Why Shell runs a portable fuel lab as part of Ferrari's F1 team
Anthony Fordham
at 15:28 PM Jan 31 2012
Shell's tech manager, Cara Tredget, inside the Ferrari trackside lab
Shell
Cars // 

You know when Ferrari has arrived for the big race. Suddenly, there are huge, red trucks everywhere. They park and unfold all sorts of marvellous toys. Workshops, tools, clever men and women, and of course those beautiful crimson F1 cars. But there's another truck in the Ferrari F1 team, and on the side there's a shell next to the famous prancing stallion. It's a fully-equipped fuel laboratory, unique in the competition, dedicated to analysing the petrol and lubricants that go into the race cars. Let's take a look inside...

If you want an example of a tightly regulated sport, look no further than Formula 1. The FIA controls everything, and petrol is no exception. A far cry from the rocket-fuel early days of the competition, today's race-spec petrol - more correctly called gasoline in keeping with the sport's international scope - must adhere to a strict set of requirements, including a portion of "biocomponents", or elements derived from renewable resources rather than fossil fuels. 

Shell's technology manager for Ferrari, Cara Tredget, says the relationship between Shell and Ferrari goes way back to the early 20th Century, when Enzo Ferrari raced for Alfa Romeo.

"Shell provided the fuel for those early races and the relationship has lasted all this time," she says. "We're the only company with a trackside laboratory, which allows us to ensure the fuel adheres to the FIA requirements at all times."

Just like humans, cars are periodically tested for naughty additives in their fuel, but even grease from a mechanic's glove can trigger an alert. Shell employs gas chromatographs in its lab to sniff for unwanted compounds. 

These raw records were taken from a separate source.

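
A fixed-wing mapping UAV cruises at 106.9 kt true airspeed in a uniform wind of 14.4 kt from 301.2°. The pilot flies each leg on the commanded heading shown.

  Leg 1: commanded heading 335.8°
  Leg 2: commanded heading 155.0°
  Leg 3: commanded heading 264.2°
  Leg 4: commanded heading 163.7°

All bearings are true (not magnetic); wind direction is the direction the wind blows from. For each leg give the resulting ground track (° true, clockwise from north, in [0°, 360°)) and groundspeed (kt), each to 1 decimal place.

Leg 1: track=340.7°, groundspeed=95.4 kt
Leg 2: track=151.1°, groundspeed=119.1 kt
Leg 3: track=259.0°, groundspeed=95.8 kt
Leg 4: track=159.0°, groundspeed=117.9 kt

Leg 1: heading 335.8°; drift +4.9° → track 340.7°, groundspeed 95.4 kt
Leg 2: heading 155.0°; drift -3.9° → track 151.1°, groundspeed 119.1 kt
Leg 3: heading 264.2°; drift -5.2° → track 259.0°, groundspeed 95.8 kt
Leg 4: heading 163.7°; drift -4.7° → track 159.0°, groundspeed 117.9 kt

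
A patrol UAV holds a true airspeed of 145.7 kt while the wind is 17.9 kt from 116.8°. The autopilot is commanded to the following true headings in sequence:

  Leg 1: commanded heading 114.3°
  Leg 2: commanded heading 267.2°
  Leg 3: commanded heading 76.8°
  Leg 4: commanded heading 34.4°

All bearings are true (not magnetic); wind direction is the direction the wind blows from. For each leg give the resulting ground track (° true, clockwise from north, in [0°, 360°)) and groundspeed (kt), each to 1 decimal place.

Leg 1: heading 114.3°; drift -0.3° → track 114.0°, groundspeed 127.8 kt
Leg 2: heading 267.2°; drift +3.1° → track 270.3°, groundspeed 161.5 kt
Leg 3: heading 76.8°; drift -5.0° → track 71.8°, groundspeed 132.5 kt
Leg 4: heading 34.4°; drift -7.1° → track 27.3°, groundspeed 144.4 kt

Leg 1: track=114.0°, groundspeed=127.8 kt
Leg 2: track=270.3°, groundspeed=161.5 kt
Leg 3: track=71.8°, groundspeed=132.5 kt
Leg 4: track=27.3°, groundspeed=144.4 kt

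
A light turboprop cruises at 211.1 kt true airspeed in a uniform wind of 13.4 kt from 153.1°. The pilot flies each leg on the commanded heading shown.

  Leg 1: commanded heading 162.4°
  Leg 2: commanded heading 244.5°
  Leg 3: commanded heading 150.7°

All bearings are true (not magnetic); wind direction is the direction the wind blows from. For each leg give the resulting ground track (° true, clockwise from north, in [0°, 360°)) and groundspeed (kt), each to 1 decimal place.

Leg 1: track=163.0°, groundspeed=197.9 kt
Leg 2: track=248.1°, groundspeed=211.9 kt
Leg 3: track=150.5°, groundspeed=197.7 kt

Leg 1: heading 162.4°; drift +0.6° → track 163.0°, groundspeed 197.9 kt
Leg 2: heading 244.5°; drift +3.6° → track 248.1°, groundspeed 211.9 kt
Leg 3: heading 150.7°; drift -0.2° → track 150.5°, groundspeed 197.7 kt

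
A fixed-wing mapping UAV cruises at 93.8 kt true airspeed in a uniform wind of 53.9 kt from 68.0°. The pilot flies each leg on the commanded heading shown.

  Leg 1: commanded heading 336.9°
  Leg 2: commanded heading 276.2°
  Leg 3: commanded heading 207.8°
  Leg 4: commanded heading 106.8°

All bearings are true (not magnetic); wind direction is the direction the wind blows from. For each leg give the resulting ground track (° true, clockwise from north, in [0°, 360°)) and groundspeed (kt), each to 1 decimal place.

Leg 1: heading 336.9°; drift -29.6° → track 307.3°, groundspeed 109.1 kt
Leg 2: heading 276.2°; drift -10.2° → track 266.0°, groundspeed 143.6 kt
Leg 3: heading 207.8°; drift +14.5° → track 222.3°, groundspeed 139.4 kt
Leg 4: heading 106.8°; drift +33.1° → track 139.9°, groundspeed 61.8 kt

Leg 1: track=307.3°, groundspeed=109.1 kt
Leg 2: track=266.0°, groundspeed=143.6 kt
Leg 3: track=222.3°, groundspeed=139.4 kt
Leg 4: track=139.9°, groundspeed=61.8 kt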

But of course there's an R&D side to the lab too. Tredget says a "rotating disc electrode elemental analyser", or RDE, checks a fuel sample for microscopic metallic particles, which can indicate engine wear.

"We generally know what a normal amount of engine wear is for the car, and if the RDE shows us metal levels are quite high, we can advise the team to change how they're running the engine," says Tredget. It's all vital data for a machine that operates at 18,000 rpm.

The trackside laboratory is part of Shell's ongoing relationship with Ferrari, which allows the company to push the limits of what's possible with fuel. In fact this lab is just the F1 equivalent of a field test kit - the real work is done in the UK and Germany, where fuel samples are tested and then flown to Maranello in Italy, where they're put through great roaring bench-mounted F1 engines. If a fuel makes the grade, it's submitted to the FIA for approval, and then made up in quantity for the next season of racing.

Fuel is important because the FIA locked down engine design some time ago - so teams have to rely on fuel to eke out extra performance. The FIA also added a biocomponent stipulation in 2008 and now cars must also have kinetic energy recovery systems - regenerative braking, for instance - that makes these monsters slightly more eco-friendly. KERS also has an unwanted side-effect, though.

In 2011 "the cars will be heavier than last year, and will be lacking significant aerodynamic advantages available in previous seasons," says Tredget, referring to the banning of the double-diffuser and the F-Duct by the FIA. "On top of this they will have to complete the whole race on one tank of fuel."

There's one more requirement on F1 fuel - it has to be commercially available. Shell uses its premium V-Power petrol, which you can buy at the pump today. Sure, the F1 variant has a few special compounds added to it (okay, more than 200), but it will work in your car.

"Our commercial V-Power has to work in a wide variety of different engines," says Tredget. "the F1 fuel only has to work with two cars." Not two KINDS of cars, two cars, full stop. "We can tailor it very precisely."

In fact Shell recently experimented by putting commercial V-Power in the 2009 Ferrari F1 car. The result? A very very slightly slower acceleration, but also a very very slightly higher top speed. Otherwise, the fuels were pretty much identical. 

The point of working with Ferrari on Formula 1? "It pushes us to the technical extreme," says Tredget. Plus it's kind of fun to think that your 96 Subaru is fuelling up on F1 juice, even while you're filling up on a traveller's pie.